4. _compute() and _inverse(): Creating Computed and Inverse Fields
- Purpose:
- _compute(): Calculated field values based on other fields. These values are not stored in the database unless specified.
- _inverse(): Allows computed fields to be updated and written back to the database.
Syntax:
field_name = fields.Float(compute='_compute_field', inverse='_inverse_field')
@api.depend(‘other_field’)
def _compute_field(self):
for record in self:
record.field_name = record.other_field * 1.2 # Example computation
def _inverse_field(self):
for record in self:
record.other_field = record.field_name / 1.2
- Example:
- Automatically calculate a discount based on the product price and inverse it for bidirectional updates.

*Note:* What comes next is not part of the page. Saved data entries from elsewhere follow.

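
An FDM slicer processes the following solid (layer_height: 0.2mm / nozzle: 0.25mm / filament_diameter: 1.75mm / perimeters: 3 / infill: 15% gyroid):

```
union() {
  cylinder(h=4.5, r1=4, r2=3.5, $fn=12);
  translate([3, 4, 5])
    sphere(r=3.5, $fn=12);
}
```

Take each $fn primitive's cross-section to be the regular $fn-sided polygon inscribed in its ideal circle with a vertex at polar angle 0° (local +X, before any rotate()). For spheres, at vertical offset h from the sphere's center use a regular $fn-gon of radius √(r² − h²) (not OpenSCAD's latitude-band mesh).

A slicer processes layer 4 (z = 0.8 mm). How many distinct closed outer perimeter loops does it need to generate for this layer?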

- Usage: Useful for fields requiring on-the-fly calculations or data derived from other fields.
5. validate(): Data Validation and Constraints
- Purpose: validate() or _check_* methods enforce data integrity by checking field values before saving records.
Syntax:
@api.constrains('field_name')
def _check_field_name(self):
for record in self:
if record.field_name < 0:
raise ValidationError("Field value cannot be negative.")
- Example:
- Validate that an inventory quantity is not negative or a date is within a valid range.
- Usage: Use validate() to ensure that data adheres to business rules and constraints.
6. copy(): Duplicating Records with Custom Logic
- Purpose: copy() duplicates a record, allowing modifications to certain fields during duplication.
Syntax:
def copy(self, default=None):
default = dict(default or {}, name=f"{self.name} (Copy)")
return super(MyModel, self).copy(default=default)
- Example:
- When duplicating a sales order, automatically append “(Copy)” to the name field to differentiate the duplicate.
- Usage: Use this method field to differentiate the duplicates needing custom adjustments, like adjusting references or default values.
Benefits of Using ORM Methods in Odoo 18
Increased Productivity: By reducing the need to write SQL, developers can focus on business logic.
Code Readability and Maintainability: Python-based database operations improve readability and make it easier to maintain and scale applications.
Database Independence: ORM abstracts the specifics of SQL, allowing Odoo to support multiple database systems.
In conclusion, Odoo’s ORM (Object-Relational Mapping) is a robust framework that simplifies database interactions while providing extensive functionality for managing complex operations, relational data, and business logic.
With its various types of methods—CRUD operations, search and filtering, relationship management, and utility functions—Odoo’s ORM enables developers to build efficient, scalable applications with minimal code and maximum functionality.
The ORM methods, from basic CRUD actions to specialized using and relationship management, offer flexibility and precision, catering to a wide range of business needs.
Whether it’s creating custom workflows, managing linked records, performing complex searches, or validating data, these methods ensure data integrity and provide a seamless user experience.